“Millions on millions of the human family have never heard even the name of Christ. They bow down before dumb idols and worship the works of their own hands. They pay their devotions in temples whose inmates never yet dreamed that such a being as Jesus of Nazareth, even had an existence. Besides all this, even in Christian countries there are many, very many, who go down to the grave in infancy, or in the early morning of their existence, ere yet their minds are capable of exercising faith in Christ, or of understanding his doctrines. All these must be lost, if it be true that none but believers can be saved; for they all die without faith.

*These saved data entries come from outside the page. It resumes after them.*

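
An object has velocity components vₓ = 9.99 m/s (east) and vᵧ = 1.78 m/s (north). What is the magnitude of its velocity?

|v| = √(vₓ² + vᵧ²) = √(9.99² + 1.78²) = √(102.9685) = 10.15 m/s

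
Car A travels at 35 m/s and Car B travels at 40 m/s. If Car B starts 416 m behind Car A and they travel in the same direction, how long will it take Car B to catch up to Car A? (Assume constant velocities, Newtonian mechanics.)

Relative speed: v_rel = 40 - 35 = 5 m/s
Time to catch: t = d₀/v_rel = 416/5 = 83.2 s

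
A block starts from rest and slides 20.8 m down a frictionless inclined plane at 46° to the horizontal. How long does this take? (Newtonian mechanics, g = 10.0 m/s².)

a = g sin(θ) = 10.0 × sin(46°) = 7.1934 m/s²
t = √(2d/a) = √(2 × 20.8 / 7.1934) = 2.4 s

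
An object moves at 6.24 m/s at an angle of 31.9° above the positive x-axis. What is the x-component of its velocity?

vₓ = v cos(θ) = 6.24 × cos(31.9°) = 5.3 m/s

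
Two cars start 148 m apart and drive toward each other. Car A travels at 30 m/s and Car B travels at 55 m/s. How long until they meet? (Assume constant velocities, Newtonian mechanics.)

Combined speed: v_combined = 30 + 55 = 85 m/s
Time to meet: t = d/v_combined = 148/85 = 1.74 s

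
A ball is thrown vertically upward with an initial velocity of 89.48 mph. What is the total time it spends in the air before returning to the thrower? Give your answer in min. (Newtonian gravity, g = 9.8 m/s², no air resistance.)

v₀ = 89.48 mph × 0.44704 = 40.0011 m/s
t_total = 2 × v₀ / g = 2 × 40.0011 / 9.8 = 8.16349 s
t_total = 8.16349 s / 60.0 = 0.1361 min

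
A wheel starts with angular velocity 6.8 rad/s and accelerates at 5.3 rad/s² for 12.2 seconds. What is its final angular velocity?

ω = ω₀ + αt = 6.8 + 5.3 × 12.2 = 71.46 rad/s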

I ask you–Is there consistency or reason, or even humanity, in a doctrine which teaches that God will curse with endless wo, “the distant islands of the sea,” merely because they did not believe on him, of whose name they have never heard, and of whose religion, the very circumstances in which God has placed them, compel them to be as profoundly ignorant as they are of the inhabitants of the distant stars? Is it reasonable to curse all who die in infancy, merely because he saw proper to take them out of the world before they were capable of exercising faith in the Gospel? There are necessary and unavoidable conclusions from the position, that God has made faith a condition of future salvation, and I warn you not to embrace that position, unless you are prepared to go the whole length, and damn all who do not come up to the condition.”
–Rev. I.D. Williamson, An Exposition and Defence of Universalism, in a Series of Sermons Delivered in the Universalist Church, Baltimore, MD. New York: Universalist Book Establishment, 1840: 188-189.